Here’s what’s important about all this. America is at a pivotal and defining moment in its history – it’s that serious. The questions regarding immigration and population that anger us into a fit are defining our society and our country (remember, our nation’s fathers designed a system that provided for an organic evolution, striving for perfection). The definitions of who we are frame that discussion.  We need to get it right.

[Photo by heathbrandon]

5 thoughts on “How Latinos Are Redefining America

  1. Pingback: How Latinos Are Redefining America | Texas Observer

  2. Actuallty, Latino is a race, Hispanic is a culture.

    Puerto-Rican is both a culture and a race.

    Some latinos consider themselves to be not Hispanic, but this is rare,
    as when some latinos are born in L.A. but no longer speak Spanish, well,
    they’re still latino, but not necessarily Hispanic.

    Latino’s come in various shades of brown, but it is still a race, or various races.

    Caucasian is also the name of a race.
    Caucasian is not a culture;

    Asian is a race.
    Black is a race. Etc., Etc., and so on.

    Stop saying that latino is not a race; THAT does not make any sense.

  3. There is no such thing as Latino culture in the US or any part of Latin America. Take it from a person who has traveled to every country from the US to Panama,–8 countries right? and spent three trips to Bolivia, Peru and once visit to Argentina. They are not the same.

    And the US knows this too because when one fills out the birth certificate of your US born child, the department of commerce separates Mexican Americans from Mexico born and from Centro and South America. The US does distingush though we might not think so.

    I was born a Mexican American before Latinos arrived and I will die a Mexican American born in the US.

    • Anyway, what does Mexican-American mean?

      Does that mean that you’re not as Mexican as regular Mexicans,
      and not as American as regular Americans, since you’ve tried to stir it all
      together.
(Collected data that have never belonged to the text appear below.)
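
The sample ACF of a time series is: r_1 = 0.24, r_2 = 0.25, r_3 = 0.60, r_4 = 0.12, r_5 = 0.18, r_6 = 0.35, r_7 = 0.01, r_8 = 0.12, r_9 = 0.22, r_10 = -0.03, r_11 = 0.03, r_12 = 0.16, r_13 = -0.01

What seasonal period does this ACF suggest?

3

The largest autocorrelation is r_3 = 0.60, with a weaker echo at lag 6 (0.35); the remaining lags stay at or below 0.25.
The dominant spike at lag 3 indicates a seasonal period of 3.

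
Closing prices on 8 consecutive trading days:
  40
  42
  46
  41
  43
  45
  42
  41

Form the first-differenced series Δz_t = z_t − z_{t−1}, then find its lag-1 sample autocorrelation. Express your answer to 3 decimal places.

First differences Δz: 2, 4, -5, 2, 2, -3, -1
Mean of differences = 0.1429
Numerator Σ(Δz_t−Δz̄)(Δz_{t+1}−Δz̄) = -21.0204
Denominator Σ(Δz_t−Δz̄)² = 62.8571
r_1(Δz) = -21.0204 / 62.8571 = -0.334

-0.334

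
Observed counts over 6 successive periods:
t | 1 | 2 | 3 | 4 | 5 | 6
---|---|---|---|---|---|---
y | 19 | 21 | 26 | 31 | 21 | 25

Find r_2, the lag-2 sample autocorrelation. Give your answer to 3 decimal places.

Mean ȳ = (19 + 21 + 26 + 31 + 21 + 25)/6 = 23.8333
Deviations from mean: -4.8333, -2.8333, 2.1667, 7.1667, -2.8333, 1.1667
Numerator Σ_{t=1}^{4}(y_t−ȳ)(y_{t+2}−ȳ) = -28.5556
Denominator Σ(y_t−ȳ)² = 96.8333
r_2 = -28.5556 / 96.8333 = -0.295

-0.295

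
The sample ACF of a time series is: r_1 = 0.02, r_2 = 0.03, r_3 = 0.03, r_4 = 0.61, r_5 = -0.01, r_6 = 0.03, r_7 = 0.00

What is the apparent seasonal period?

The largest autocorrelation is r_4 = 0.61; the remaining lags stay at or below 0.03.
The dominant spike at lag 4 indicates a seasonal period of 4.

4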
Does it mean that on some days that you fly the
      Mexican flag (much to the annoyance of your American neighbors) ?
      Does it mean that you try to mix English and Spanish together, like Spanglish.

      I don’t consider myself to be Mexican-American; I’m just brown, and
      often mistaken for “illegal”, even though I was born in L.A.
      I will strive to be just known as American, knowing that people will always
      tag me as “foreign” despite the fact that I only speak English.